Par un mémoire en défense, enregistré le 22 mars 2021, Mme AD... AK..., M. U... K..., Mme E... Z..., M. AP..., M. AO... D..., M. B... AM..., M. X... F..., Mme AJ... Y..., M. AH... AN..., M. AC... S..., M. G... K..., Mme AF... C..., Mme N... O..., M. AI... A..., M. M... T..., Mme I... H..., Mme P... J..., M. R... L..., Mme AF... AN... et M. AL... W..., représentés par Me AG..., concluent au rejet de la requête et demande que la somme de 400 euros soit mise à la charge de l'Etat pour chacun d'eux, en application de l'article L. 761-1 du code de justice administrative.
Ils soutiennent que :
- le jugement n'est pas irrégulier dès lors que le mémoire qui n'a pas été communiqué ne comportait pas d'élément nouveau ;
- le comité social et économique n'a pas été régulièrement informé et consulté sur les conséquences des projets de licenciement envisagés en matière de santé, de sécurité et de conditions de travail ainsi que sur les mesures prises par l'employeur en vue d'évaluer et de limiter ces risques ;
- le document unilatéral ne comporte aucune précision sur le plan de départ volontaire ;
- le critère professionnel a été neutralisé ;
- les catégories professionnelles ont été définies trop restrictivement ;
- les mesures du plan de sauvegarde de l'emploi sont insuffisantes pour permettre un reclassement effectif des salariés ;
Par un mémoire en défense, enregistré le 19 mars 2021, la ministre du travail, de l'emploi et de l'insertion conclut à l'annulation du jugement du tribunal administratif de Besançon.
Elle soutient que la détermination des catégories professionnelles est justifiée par la diversité des fonctions au sein de la société L'Amy et qu'elle ne repose pas sur une intention de l'employeur de cibler ou de discriminer les salariés.
Vu les autres pièces du dossier.
Vu :
- le code du travail ;
- le décret n° 2020-1406 du 18 novembre 2020 ;
- le code de justice administrative.
Les parties ont été régulièrement averties du jour de l'audience.
Ont été entendus au cours de l'audience publique :
- le rapport de M. AB...,
- les conclusions de Mme Seibt, rapporteure publique,
- et les observations de Me AG... pour Mme AK... et autres et de Mme V... pour la ministre du travail, de l'emploi et de l'insertion.
1. La société L'Amy, ayant son siège dans le Jura, spécialisée dans le design, la création, la production et la commercialisation de lunettes de soleil et de montures optiques, et appartenant au groupe ILG via la holding ILG of Switzerland, a été placée en redressement judiciaire par un jugement du tribunal de commerce de Lons-Le-Saunier du 2 juin 2020. Compte tenu de difficultés économiques, un plan de sauvegarde de l'emploi a été présenté aux instances représentatives du personnel à compter du 3 juillet 2020. A l'issue des réunions avec le comité social et économique central et des établissements de Morez et Paris, le juge commissaire a autorisé, par une ordonnance du 18 août 2020, les licenciements projetés dans le cadre de ce plan.
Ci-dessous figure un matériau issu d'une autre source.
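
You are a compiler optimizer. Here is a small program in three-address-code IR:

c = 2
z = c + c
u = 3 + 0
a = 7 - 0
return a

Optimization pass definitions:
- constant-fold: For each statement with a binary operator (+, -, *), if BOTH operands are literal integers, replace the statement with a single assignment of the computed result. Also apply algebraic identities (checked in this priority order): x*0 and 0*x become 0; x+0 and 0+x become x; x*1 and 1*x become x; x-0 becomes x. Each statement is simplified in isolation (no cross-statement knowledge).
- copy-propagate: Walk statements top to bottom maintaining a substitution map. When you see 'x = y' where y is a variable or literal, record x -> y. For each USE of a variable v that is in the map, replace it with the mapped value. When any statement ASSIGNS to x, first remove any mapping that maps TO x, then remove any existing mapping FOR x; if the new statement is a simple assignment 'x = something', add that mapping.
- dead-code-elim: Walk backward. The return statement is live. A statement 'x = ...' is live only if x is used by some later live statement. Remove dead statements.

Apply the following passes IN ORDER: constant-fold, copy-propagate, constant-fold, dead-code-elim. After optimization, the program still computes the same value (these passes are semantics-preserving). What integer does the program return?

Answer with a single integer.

Answer: 7

Derivation:
Initial IR:
  c = 2
  z = c + c
  u = 3 + 0
  a = 7 - 0
  return a
After constant-fold (5 stmts):
  c = 2
  z = c + c
  u = 3
  a = 7
  return a
After copy-propagate (5 stmts):
  c = 2
  z = 2 + 2
  u = 3
  a = 7
  return 7
After constant-fold (5 stmts):
  c = 2
  z = 4
  u = 3
  a = 7
  return 7
After dead-code-elim (1 stmts):
  return 7
Evaluate:
  c = 2  =>  c = 2
  z = c + c  =>  z = 4
  u = 3 + 0  =>  u = 3
  a = 7 - 0  =>  a = 7
  return a = 7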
Par un jugement du 4 décembre 2020, le tribunal de commerce de Lons-Le-Saunier a prononcé la liquidation de la société L'Amy et désigné la SCP Pascal Leclerc en qualité de liquidateur.
2. Mme AD... AK... et dix-neuf autres salariés, licenciés pour motif économique le 8 septembre 2020, ont demandé au tribunal administratif de Besançon d'annuler la décision du 5 août 2020 par laquelle la directrice régionale des entreprises, de la concurrence, de la consommation, du travail et de l'emploi de la région Bourgogne-Franche Comté a homologué le document unilatéral valant plan de sauvegarde de l'emploi de la société L'Amy. Par un jugement du 22 décembre 2020, dont la SCP Pascal Leclerc, prise en la personne de Me AE... et Me AA..., en sa qualité de mandataire liquidateur de la société L'Amy, fait appel, le tribunal administratif de Besançon a annulé cette décision.
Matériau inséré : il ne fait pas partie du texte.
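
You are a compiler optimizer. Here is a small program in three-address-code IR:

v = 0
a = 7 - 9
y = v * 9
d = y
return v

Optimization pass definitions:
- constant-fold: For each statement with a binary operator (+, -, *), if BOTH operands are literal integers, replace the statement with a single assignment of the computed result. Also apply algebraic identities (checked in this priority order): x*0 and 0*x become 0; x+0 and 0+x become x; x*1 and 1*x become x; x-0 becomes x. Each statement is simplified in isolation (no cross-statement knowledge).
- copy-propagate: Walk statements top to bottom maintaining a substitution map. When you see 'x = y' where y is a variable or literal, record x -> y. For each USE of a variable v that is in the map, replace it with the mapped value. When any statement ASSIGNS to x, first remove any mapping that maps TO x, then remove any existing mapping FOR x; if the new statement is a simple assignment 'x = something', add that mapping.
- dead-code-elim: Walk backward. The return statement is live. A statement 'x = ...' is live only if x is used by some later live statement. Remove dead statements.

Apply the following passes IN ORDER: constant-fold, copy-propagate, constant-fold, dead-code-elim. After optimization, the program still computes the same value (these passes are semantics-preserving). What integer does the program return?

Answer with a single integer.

Initial IR:
  v = 0
  a = 7 - 9
  y = v * 9
  d = y
  return v
After constant-fold (5 stmts):
  v = 0
  a = -2
  y = v * 9
  d = y
  return v
After copy-propagate (5 stmts):
  v = 0
  a = -2
  y = 0 * 9
  d = y
  return 0
After constant-fold (5 stmts):
  v = 0
  a = -2
  y = 0
  d = y
  return 0
After dead-code-elim (1 stmts):
  return 0
Evaluate:
  v = 0  =>  v = 0
  a = 7 - 9  =>  a = -2
  y = v * 9  =>  y = 0
  d = y  =>  d = 0
  return v = 0

Answer: 0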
Sur le bien-fondé du jugement :
En ce qui concerne le moyen d'annulation retenu par le tribunal :
3. Il résulte de l'article L. 1233-58 du code du travail que l'administrateur doit mettre en oeuvre un plan de licenciement dans les conditions prévues aux articles L. 1233-24-1 à L. 1233-24-4 du code du travail.
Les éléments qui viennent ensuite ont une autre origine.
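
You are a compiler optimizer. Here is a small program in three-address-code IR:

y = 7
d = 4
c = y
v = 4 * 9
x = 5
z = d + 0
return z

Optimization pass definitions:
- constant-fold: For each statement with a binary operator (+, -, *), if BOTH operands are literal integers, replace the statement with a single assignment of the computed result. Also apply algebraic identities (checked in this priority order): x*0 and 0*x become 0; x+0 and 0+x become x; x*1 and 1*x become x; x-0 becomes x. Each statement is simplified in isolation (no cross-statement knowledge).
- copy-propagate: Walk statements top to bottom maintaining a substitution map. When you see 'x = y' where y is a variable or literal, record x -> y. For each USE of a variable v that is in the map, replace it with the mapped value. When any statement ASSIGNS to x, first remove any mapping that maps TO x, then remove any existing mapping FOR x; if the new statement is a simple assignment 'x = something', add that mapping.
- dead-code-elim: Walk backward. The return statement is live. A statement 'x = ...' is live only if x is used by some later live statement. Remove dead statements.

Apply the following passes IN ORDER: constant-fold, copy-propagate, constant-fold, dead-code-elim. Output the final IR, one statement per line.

Answer: return 4

Derivation:
Initial IR:
  y = 7
  d = 4
  c = y
  v = 4 * 9
  x = 5
  z = d + 0
  return z
After constant-fold (7 stmts):
  y = 7
  d = 4
  c = y
  v = 36
  x = 5
  z = d
  return z
After copy-propagate (7 stmts):
  y = 7
  d = 4
  c = 7
  v = 36
  x = 5
  z = 4
  return 4
After constant-fold (7 stmts):
  y = 7
  d = 4
  c = 7
  v = 36
  x = 5
  z = 4
  return 4
After dead-code-elim (1 stmts):
  return 4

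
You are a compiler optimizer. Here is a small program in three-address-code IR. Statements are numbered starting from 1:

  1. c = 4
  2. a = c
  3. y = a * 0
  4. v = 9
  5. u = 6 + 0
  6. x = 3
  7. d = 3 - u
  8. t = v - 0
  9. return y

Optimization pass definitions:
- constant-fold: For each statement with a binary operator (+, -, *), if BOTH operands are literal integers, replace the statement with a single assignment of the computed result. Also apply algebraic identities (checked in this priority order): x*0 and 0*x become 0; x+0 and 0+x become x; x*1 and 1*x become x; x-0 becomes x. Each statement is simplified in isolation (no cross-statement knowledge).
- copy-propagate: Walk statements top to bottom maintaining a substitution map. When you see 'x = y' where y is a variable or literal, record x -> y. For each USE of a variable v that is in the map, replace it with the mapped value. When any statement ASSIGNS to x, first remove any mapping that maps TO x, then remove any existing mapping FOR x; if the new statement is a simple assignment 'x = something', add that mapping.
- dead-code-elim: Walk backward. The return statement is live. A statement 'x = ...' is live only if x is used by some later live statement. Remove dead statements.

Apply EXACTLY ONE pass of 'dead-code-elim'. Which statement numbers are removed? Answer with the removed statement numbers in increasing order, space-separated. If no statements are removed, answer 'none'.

Answer: 4 5 6 7 8

Derivation:
Backward liveness scan:
Stmt 1 'c = 4': KEEP (c is live); live-in = []
Stmt 2 'a = c': KEEP (a is live); live-in = ['c']
Stmt 3 'y = a * 0': KEEP (y is live); live-in = ['a']
Stmt 4 'v = 9': DEAD (v not in live set ['y'])
Stmt 5 'u = 6 + 0': DEAD (u not in live set ['y'])
Stmt 6 'x = 3': DEAD (x not in live set ['y'])
Stmt 7 'd = 3 - u': DEAD (d not in live set ['y'])
Stmt 8 't = v - 0': DEAD (t not in live set ['y'])
Stmt 9 'return y': KEEP (return); live-in = ['y']
Removed statement numbers: [4, 5, 6, 7, 8]
Surviving IR:
  c = 4
  a = c
  y = a * 0
  return y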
4. Aux termes de l'article L. 1233-24-2 du code du travail : " L'accord collectif mentionné à l'article L. 1233-24-1 porte sur le contenu du plan de sauvegarde de l'emploi mentionné aux articles L. 1233-61 à L. 123363. / Il peut également porter sur : (...) / 4° Le nombre de suppressions d'emploi et les catégories professionnelles concernées ; (...) ". L'article L. 1233573 du même code prévoit qu'en l'absence d'accord collectif : " (...) l'autorité administrative homologue le document élaboré par l'employeur mentionné à l'article L. 1233-24-4, après avoir vérifié la conformité de son contenu aux dispositions législatives et aux stipulations conventionnelles relatives aux éléments mentionnés aux 1° à 5° de l'article L. 1233-24-2 (...) ".
5. Il appartient à l'administration, lorsqu'elle est saisie d'une demande d'homologation d'un document qui fixe les catégories professionnelles mentionnées au 4° de l'article L. 123324-2 du code du travail, de s'assurer, au vu de l'ensemble des éléments qui lui sont soumis, notamment des échanges avec les représentants du personnel au cours de la procédure d'information et de consultation ainsi que des justifications qu'il appartient à l'employeur de fournir, que ces catégories regroupent, en tenant compte des acquis de l'expérience professionnelle qui excèdent l'obligation d'adaptation qui incombe à l'employeur, l'ensemble des salariés qui exercent, au sein de l'entreprise, des fonctions de même nature supposant une formation professionnelle commune. Au terme de cet examen, l'administration refuse l'homologation demandée s'il apparaît que les catégories professionnelles concernées par le licenciement ont été déterminées par l'employeur en se fondant sur des considérations, telles que l'organisation de l'entreprise ou l'ancienneté des intéressés, qui sont étrangères à celles qui permettent de regrouper, compte tenu des acquis de l'expérience professionnelle, les salariés par fonctions de même nature supposant une formation professionnelle commune, ou s'il apparaît qu'une ou plusieurs catégories ont été définies dans le but de permettre le licenciement de certains salariés pour un motif inhérent à leur personne ou en raison de leur affectation sur un emploi ou dans un service dont la suppression est recherchée.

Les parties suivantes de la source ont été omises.